Not if one listened to the team owners. Despite the two-week truce that was won last Thursday, there is no ignoring the Giants' Wellington Mara, chairman of the Management Council, who warned at one point, "We may not play this season at all." And the Vikings' Max Winter said flatly, "There will never be a real settlement as long as Ed Garvey heads the players association."
Garvey views such uncompromising remarks as part of a concerted effort by management to discredit him and bust the union. Whether that is true or not, many of the players as well as the owners regrettably have let the negotiations deteriorate from a discussion of issues to fulmination over personalities. That was made abundantly clear when the Bills announced that they "cannot support the strike of any NFL team while Ed Garvey exists as director of the NFL Players' Association."
The main stumbling block in the protracted negotiations is the controversial so-called Rozelle Rule. The owners contend that it should be a bargaining issue; but since the courts have cast doubt on the rule's legality, Garvey says it should not be subject to negotiation.
For months the two sides have failed to progress beyond this "threshold issue." Despite the conciliatory words of Federal Mediator W. J. Usery, who played a tireless role in forging last week's truce, it still will take a mighty shove to open the door. Management gave the first nudge on Monday when it offered a series of proposals, including a new twist on the Rozelle Rule.

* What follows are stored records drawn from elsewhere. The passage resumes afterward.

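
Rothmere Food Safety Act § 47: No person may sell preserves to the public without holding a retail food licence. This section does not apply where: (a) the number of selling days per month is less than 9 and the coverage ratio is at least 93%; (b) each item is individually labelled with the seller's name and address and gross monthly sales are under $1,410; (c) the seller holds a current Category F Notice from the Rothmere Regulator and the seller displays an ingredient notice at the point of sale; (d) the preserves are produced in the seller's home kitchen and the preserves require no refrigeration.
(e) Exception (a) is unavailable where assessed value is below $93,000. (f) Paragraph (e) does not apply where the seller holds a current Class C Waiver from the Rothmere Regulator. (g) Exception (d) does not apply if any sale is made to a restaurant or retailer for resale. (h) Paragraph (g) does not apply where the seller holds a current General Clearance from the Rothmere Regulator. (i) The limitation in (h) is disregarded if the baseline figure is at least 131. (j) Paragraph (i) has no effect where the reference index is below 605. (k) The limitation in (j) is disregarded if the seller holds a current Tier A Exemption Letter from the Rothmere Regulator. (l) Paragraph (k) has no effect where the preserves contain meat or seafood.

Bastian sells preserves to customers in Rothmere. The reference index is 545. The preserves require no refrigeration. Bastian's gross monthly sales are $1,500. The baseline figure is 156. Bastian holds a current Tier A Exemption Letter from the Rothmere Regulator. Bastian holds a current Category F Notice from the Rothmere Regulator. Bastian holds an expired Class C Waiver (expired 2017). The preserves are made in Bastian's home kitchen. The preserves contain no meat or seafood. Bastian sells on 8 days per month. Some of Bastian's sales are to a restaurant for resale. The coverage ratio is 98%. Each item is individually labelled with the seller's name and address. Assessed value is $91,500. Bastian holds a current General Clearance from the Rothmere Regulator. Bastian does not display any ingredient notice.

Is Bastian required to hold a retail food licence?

Yes — Bastian must hold a retail food licence.

Exception (a)'s conditions are all satisfied: the number of selling days per month is 8, less than the 9 limit; the coverage ratio is 98%, meeting the 93% threshold. But: (e) operates against (a): assessed value is $91,500, below the $93,000 limit. (f) is not triggered (the Class C Waiver is not current), so (e) stands. Exception (a) does not apply.
Exception (b) fails — gross monthly sales are $1,500, not under $1,410.
Exception (c) fails — no ingredient notice is displayed.
Exception (d) is satisfied on its face — the preserves are home-kitchen produced; the preserves are shelf-stable. However, paragraphs (g)–(l) must be considered: (g) is engaged — some sales are to a restaurant for resale. (h) would limit (g) — a current General Clearance is held — but (i) sets (h) aside: (i) operates against (h): the baseline figure is 156, meeting the 131 threshold. (j) is triggered (the reference index is 545, below the 605 limit), but is overridden by (k): (k) operates against (j): a current Tier A Exemption Letter is held. (l), which would lift (k), is not triggered — the preserves contain no meat or seafood. (d) is therefore removed.
No exception is made out. Bastian falls within the general rule.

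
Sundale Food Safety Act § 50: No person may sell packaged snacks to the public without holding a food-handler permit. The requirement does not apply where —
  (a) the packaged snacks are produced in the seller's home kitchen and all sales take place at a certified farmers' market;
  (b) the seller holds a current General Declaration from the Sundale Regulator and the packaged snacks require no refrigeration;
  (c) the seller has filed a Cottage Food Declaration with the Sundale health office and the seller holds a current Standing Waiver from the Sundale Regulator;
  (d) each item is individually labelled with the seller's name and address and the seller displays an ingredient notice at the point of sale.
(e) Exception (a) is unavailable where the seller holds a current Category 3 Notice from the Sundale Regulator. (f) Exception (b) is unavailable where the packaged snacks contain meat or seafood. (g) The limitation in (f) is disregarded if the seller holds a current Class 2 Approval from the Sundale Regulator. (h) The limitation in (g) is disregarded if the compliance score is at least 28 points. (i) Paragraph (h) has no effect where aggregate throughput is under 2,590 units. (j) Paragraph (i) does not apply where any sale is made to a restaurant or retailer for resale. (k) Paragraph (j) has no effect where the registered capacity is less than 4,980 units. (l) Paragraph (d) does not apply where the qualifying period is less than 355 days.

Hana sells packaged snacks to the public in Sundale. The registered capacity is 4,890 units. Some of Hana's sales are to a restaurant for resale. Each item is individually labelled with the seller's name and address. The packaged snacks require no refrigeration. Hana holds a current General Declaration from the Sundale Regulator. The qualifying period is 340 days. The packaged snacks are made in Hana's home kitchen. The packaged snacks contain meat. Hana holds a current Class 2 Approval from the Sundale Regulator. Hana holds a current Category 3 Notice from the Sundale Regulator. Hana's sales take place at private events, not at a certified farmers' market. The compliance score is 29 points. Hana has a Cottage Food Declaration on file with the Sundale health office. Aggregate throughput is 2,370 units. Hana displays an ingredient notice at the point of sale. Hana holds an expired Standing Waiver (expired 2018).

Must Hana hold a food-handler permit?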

In the past, when a pro played out his option and signed with a new club, his former team could bargain for—or Rozelle could summarily assign—any of the players on the other team as compensation. Under the new proposal, only those players with fewer than four years service, or about half the NFL players, would be available for exchange. Similar modifications had been discussed before, but Monday was the first time they formally had been put in writing. That alone is a positive sign. And there are indications that, if the owners are willing to liberalize the Rozelle Rule significantly, then the players will relax their position and allow it to become a bargaining issue.
As negotiators worked toward the Oct. 2 deadline when the players will announce their vote on the latest proposal, the pros seemed to be following a new unwritten rule: plunge ahead with or without the Rozelle Rule, with or without Garvey's approval.
That is partly because many people in football have come to believe that the NFL's internal squabbles are angering the fans. "Neither management nor the players are all right or all wrong," says Detroit Coach Rick Forzano. "But it's all wrong for football." Perhaps the whole thing will make sense in 2175.